As Munro often does, she uses the technique of side-shadowing to let the reader (via imaginative Meriel herself) see what might have happened had she not had an affair. We can see it as self-justification on Meriel’s part. (Munro’s philanderers are very good at that) or we can see it as a narrative nested inside the main narrative. It’s interesting that the Battle sequence of this story happens imaginatively, wholly inside Meriel’s head, as part of this side-shadow narrative:
She had an idea that if she had not been able to do that, her life might have been different.
How?
She might not have stayed with Pierre. She might not have been able to keep her balance. Trying to match what had been said at the ferry with what had been said and done earlier the same day would have made her more alert and more curious. Pride or contrariness might have played a part—a need to have some man eat those words, a refusal to learn her lesson.

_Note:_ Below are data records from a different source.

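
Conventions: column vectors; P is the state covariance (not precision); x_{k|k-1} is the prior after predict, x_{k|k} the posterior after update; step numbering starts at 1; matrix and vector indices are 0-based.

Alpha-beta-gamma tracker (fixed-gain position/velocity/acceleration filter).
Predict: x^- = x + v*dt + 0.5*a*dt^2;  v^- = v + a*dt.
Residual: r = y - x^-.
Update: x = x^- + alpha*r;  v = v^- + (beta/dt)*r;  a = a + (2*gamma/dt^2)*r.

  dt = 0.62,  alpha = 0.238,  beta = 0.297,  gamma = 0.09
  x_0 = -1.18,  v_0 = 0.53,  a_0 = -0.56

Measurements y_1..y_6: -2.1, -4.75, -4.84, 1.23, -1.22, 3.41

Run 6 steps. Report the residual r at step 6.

step 1: x_pred=-0.9590  r=-1.1410  x^+=-1.2306  v^+=-0.3638  a^+=-1.0943
step 2: x_pred=-1.6664  r=-3.0836  x^+=-2.4003  v^+=-2.5193  a^+=-2.5382
step 3: x_pred=-4.4502  r=-0.3898  x^+=-4.5429  v^+=-4.2798  a^+=-2.7207
step 4: x_pred=-7.7193  r=8.9493  x^+=-5.5894  v^+=-1.6796  a^+=1.4699
step 5: x_pred=-6.3482  r=5.1282  x^+=-5.1277  v^+=1.6883  a^+=3.8712
step 6: x_pred=-3.3369  r=6.7469  x^+=-1.7311  v^+=7.3205  a^+=7.0306

resid = 6.7469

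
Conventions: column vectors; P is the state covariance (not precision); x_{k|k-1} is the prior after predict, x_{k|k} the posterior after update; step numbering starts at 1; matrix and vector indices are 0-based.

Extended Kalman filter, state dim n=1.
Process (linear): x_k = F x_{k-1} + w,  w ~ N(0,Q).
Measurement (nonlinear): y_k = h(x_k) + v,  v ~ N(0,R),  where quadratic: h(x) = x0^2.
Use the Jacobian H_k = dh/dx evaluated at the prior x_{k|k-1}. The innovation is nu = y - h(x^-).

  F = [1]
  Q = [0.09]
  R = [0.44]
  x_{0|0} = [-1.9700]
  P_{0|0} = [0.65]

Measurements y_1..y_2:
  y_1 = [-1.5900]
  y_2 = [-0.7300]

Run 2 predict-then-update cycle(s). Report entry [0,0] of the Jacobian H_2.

step 1: x^-=[-1.9700]  P^-=[0.7400]  H_jac=[-3.9400]  S=[11.9275]  K=[-0.2444]  nu=[-5.4709]  x^+=[-0.6327]  P^+=[0.0273]
step 2: x^-=[-0.6327]  P^-=[0.1173]  H_jac=[-1.2653]  S=[0.6278]  K=[-0.2364]  nu=[-1.1303]  x^+=[-0.3655]  P^+=[0.0822]

H_jac[0,0] = -1.2653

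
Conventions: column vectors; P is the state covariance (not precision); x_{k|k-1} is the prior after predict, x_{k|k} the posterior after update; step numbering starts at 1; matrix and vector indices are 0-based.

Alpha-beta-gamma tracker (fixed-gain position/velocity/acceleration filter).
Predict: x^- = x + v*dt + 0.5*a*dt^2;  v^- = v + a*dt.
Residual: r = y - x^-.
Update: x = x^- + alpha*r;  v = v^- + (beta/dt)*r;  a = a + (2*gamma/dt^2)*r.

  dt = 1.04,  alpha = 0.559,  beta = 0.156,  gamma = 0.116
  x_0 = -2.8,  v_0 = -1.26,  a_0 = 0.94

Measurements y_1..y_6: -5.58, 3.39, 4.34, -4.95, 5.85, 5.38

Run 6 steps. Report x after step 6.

step 1: x_pred=-3.6020  r=-1.9780  x^+=-4.7077  v^+=-0.5791  a^+=0.5157
step 2: x_pred=-5.0311  r=8.4211  x^+=-0.3237  v^+=1.2204  a^+=2.3220
step 3: x_pred=2.2013  r=2.1387  x^+=3.3968  v^+=3.9561  a^+=2.7808
step 4: x_pred=9.0151  r=-13.9651  x^+=1.2086  v^+=4.7534  a^+=-0.2147
step 5: x_pred=6.0360  r=-0.1860  x^+=5.9320  v^+=4.5022  a^+=-0.2546
step 6: x_pred=10.4766  r=-5.0966  x^+=7.6276  v^+=3.4729  a^+=-1.3478

x_post = 7.6276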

There was another sort of life she could have had—a life of impulse and adventure. Which was not to say she would have preferred it. It was probably because of her age (something she was always forgetting to take account of), and because of the thin, cool air she had breathed since Pierre’s death, that she could think of it simply as a kind of research that had its pitfalls and achievements.
ANAGNORISIS
The Anagnorisis comes next — she realises that no matter which path she’d have chosen for herself (impulse and adventure or stability) she is by nature a prudent person, and that’s all she’d have learned either way:
Maybe you didn’t find out so much, anyway. Maybe the same thing over and over—which might be some obvious but unsettling fact about yourself. In her case, the fact that prudence—or at least some economical sort of emotional management—had been her guiding light all along.
Further:
The little self-preserving movement he made, the kind and deadly caution, the attitude of inflexibility that had grown a bit stale with him, like an outmoded swagger. She could view him now with an everyday mystification, as if he had been her husband.
I find this idea fascinating: That if you’ve spent the majority of your adult life fantasising about someone, once he’s dead, and once your own husband is dead, your memories of them may be qualitatively the same — each seeming as real and important as the other was.
NEW SITUATION
We extrapolate that Meriel will keep this secret for the grave. We are left with a final sentence that encourages us to wonder if the doctor had undergone any kind of character arc.